The next challenge is to know when to get off. Again, the conductor may be your friend, but may not. I think they’re supposed to announce each stop, but I don’t think they always do it in English. At any rate you need to keep track. I find counting on my fingers is the only way I can remember whether we passed Foggy Bottom or not. I’ll have to transfer from the orange train to the green train to get to work. L’Enfant Plaza had my head swimming on Saturday. We tried it again on Sunday and it made more sense. I just hope I don’t get lost my first day of work!!

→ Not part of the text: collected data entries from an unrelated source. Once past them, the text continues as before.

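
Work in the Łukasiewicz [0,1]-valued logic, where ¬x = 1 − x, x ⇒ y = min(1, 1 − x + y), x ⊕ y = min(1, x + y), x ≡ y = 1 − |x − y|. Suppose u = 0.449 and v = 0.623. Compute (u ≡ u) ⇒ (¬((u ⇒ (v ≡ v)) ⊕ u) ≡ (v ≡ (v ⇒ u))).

0.203

u ≡ u = 1 − |0.449 − 0.449| = 1 − 0.000 = 1.000
v ≡ v = 1 − |0.623 − 0.623| = 1 − 0.000 = 1.000
u ⇒ (v ≡ v) = min(1, 1 − 0.449 + 1.000) = min(1, 1.551) = 1.000
(u ⇒ (v ≡ v)) ⊕ u = min(1, 1.000 + 0.449) = min(1, 1.449) = 1.000
¬((u ⇒ (v ≡ v)) ⊕ u) = 1 − 1.000 = 0.000
v ⇒ u = min(1, 1 − 0.623 + 0.449) = min(1, 0.826) = 0.826
v ≡ (v ⇒ u) = 1 − |0.623 − 0.826| = 1 − 0.203 = 0.797
¬((u ⇒ (v ≡ v)) ⊕ u) ≡ (v ≡ (v ⇒ u)) = 1 − |0.000 − 0.797| = 1 − 0.797 = 0.203
(u ≡ u) ⇒ (¬((u ⇒ (v ≡ v)) ⊕ u) ≡ (v ≡ (v ⇒ u))) = min(1, 1 − 1.000 + 0.203) = min(1, 0.203) = 0.203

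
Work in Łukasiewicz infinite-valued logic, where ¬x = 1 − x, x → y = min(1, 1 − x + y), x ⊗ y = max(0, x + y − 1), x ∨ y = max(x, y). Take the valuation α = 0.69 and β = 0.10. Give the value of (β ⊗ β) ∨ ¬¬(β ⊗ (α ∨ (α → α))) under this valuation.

β ⊗ β = max(0, 0.10 + 0.10 − 1) = max(0, -0.80) = 0.00
α → α = min(1, 1 − 0.69 + 0.69) = min(1, 1.00) = 1.00
α ∨ (α → α) = max(0.69, 1.00) = 1.00
β ⊗ (α ∨ (α → α)) = max(0, 0.10 + 1.00 − 1) = max(0, 0.10) = 0.10
¬(β ⊗ (α ∨ (α → α))) = 1 − 0.10 = 0.90
¬¬(β ⊗ (α ∨ (α → α))) = 1 − 0.90 = 0.10
(β ⊗ β) ∨ ¬¬(β ⊗ (α ∨ (α → α))) = max(0.00, 0.10) = 0.10

0.10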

And then, if you’re lucky, you get off at the right station–and wonder which way is out! Again, the possibilities seem to be endless. First of all, it matters which part of the train you’re on–front? Back? Middle? Did you remember to pay any attention to this little detail? Finding the escalators will be easier if you know how far up the platform you are. Then there are the gates again. You put your fare card in the slot again on the way out and the system knows how much to charge you for the trip. And then some stations have multiple exits. Am I on Georgia going north, or Georgia going south? How can I tell? H’m!!
The metro gets you places in a hurry–it’s just a matter of getting where you want to go. I haven’t experienced rush hour yet–I’m sure that will be a totally different experience from Saturday and Sunday! I’m going to go back through my audio notes and write it all down and with luck I’ll get to work the first day without getting lost!
Now, I know that those of you reading this who live in Boston, or Chicago, or New York, or San Francisco think,”What a rube!! What a hayseed! It’s not that big a deal!!” So if you have tips and tricks, bring them on!!